Late Priest from Lake Luzerne Parish Among Those Named in Child Sex Abuse Lawsuits
By Michael Goot
June 15, 2020
LAKE LUZERNE — A late priest that served at a church in Lake Luzerne was named in one of 52 sex abuse lawsuits filed Monday against the Roman Catholic Diocese of Albany.
The Rev. Charles A. Gaffigan, who retired from Holy Mother and Child Parish in 2011, is accused of sexually abusing a minor from 1992 to about 1994 at what was then Holy Infancy Church in Lake Luzerne, according to a news release from Jeff Anderson & Associates. The law firm has filed a total of 74 lawsuits against the diocese.
Gaffigan died in 2015 after battling cancer.
Gaffigan was appointed to serve as pastor of what was then Holy Infancy Church in Lake Luzerne in 1991, according to his obituary. In 2003, he picked up the responsibility for Immaculate Conception Church in Corinth. The churches ultimately merged in 2009 to form Holy Mother and Child Parish. He retired as pastor in 2011, but continued to fill in throughout the diocese.
Gaffigan died on April 19, 2015, at the age of 79 at the Gateway House of Peace in Ballston Spa.
He also served as associate pastor in St. Michael’s in South Glens Falls in the 1970s and at St. Mary’s in Glens Falls in the early 1980s.
Three new lawsuits were also brought against Gary Mercure, who was sentenced to more than 25 years in prison in Massachusetts on child sex abuse charges. Mercure served at Our Lady of Annunciation Church in Queensbury and St. Mary’s Roman Catholic Church in Glens Falls.
He was found guilty in 2011 of child rape and indecent assault for sexually assaulting teens he met at local parishes when he took them to western Massachusetts for outdoor excursions.

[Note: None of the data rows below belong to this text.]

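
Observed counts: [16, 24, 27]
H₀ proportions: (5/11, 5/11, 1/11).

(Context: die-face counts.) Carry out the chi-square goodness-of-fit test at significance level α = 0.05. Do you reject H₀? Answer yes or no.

reject H₀: yes

n = 67; E_i = n·p_i = [30.45, 30.45, 6.09]
χ² = (16−30.45)²/30.45 + (24−30.45)²/30.45 + (27−6.09)²/6.09 = 80.0060
df = 2
p-value (upper-tail) = 0.00000
At α=0.05: p < α → reject H₀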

The lawsuits were filed by attorneys from the law firms of Jeff Anderson & Associates and LaFave Wein & Frament on behalf of the survivors. Courts on Monday reopened following a shutdown of nearly three months because of the coronavirus pandemic.
“In bringing suit today, it is paramount to these survivors that we protect our children of today and tomorrow,” said attorney Cynthia LaFave in a news release. “With the heroic resolve of these voices and their stories, we can imagine a future where justice — long overdue — can be had, and atrocities like those already endured are finally obsoleted from the narrative of the American childhood.”
The state Legislature recently extended by one year, to August 2021, the deadline to file cases under the Child Victims Act.
Diocese spokeswoman Mary DeTurris Poust said all allegations of sexual abuse are taken very seriously.
“Behind every claim is a suffering person who needs our compassion and assistance. The diocese has not yet been served in any of the 52 cases filed today,” she said in an email. “Once that occurs, the diocese will review the documents and allegations and take whatever actions may be necessary to inform and safeguard the public. Bishop (Edward) Scharfenberger remains committed to providing assistance to survivors while allegations are being investigated and beyond.”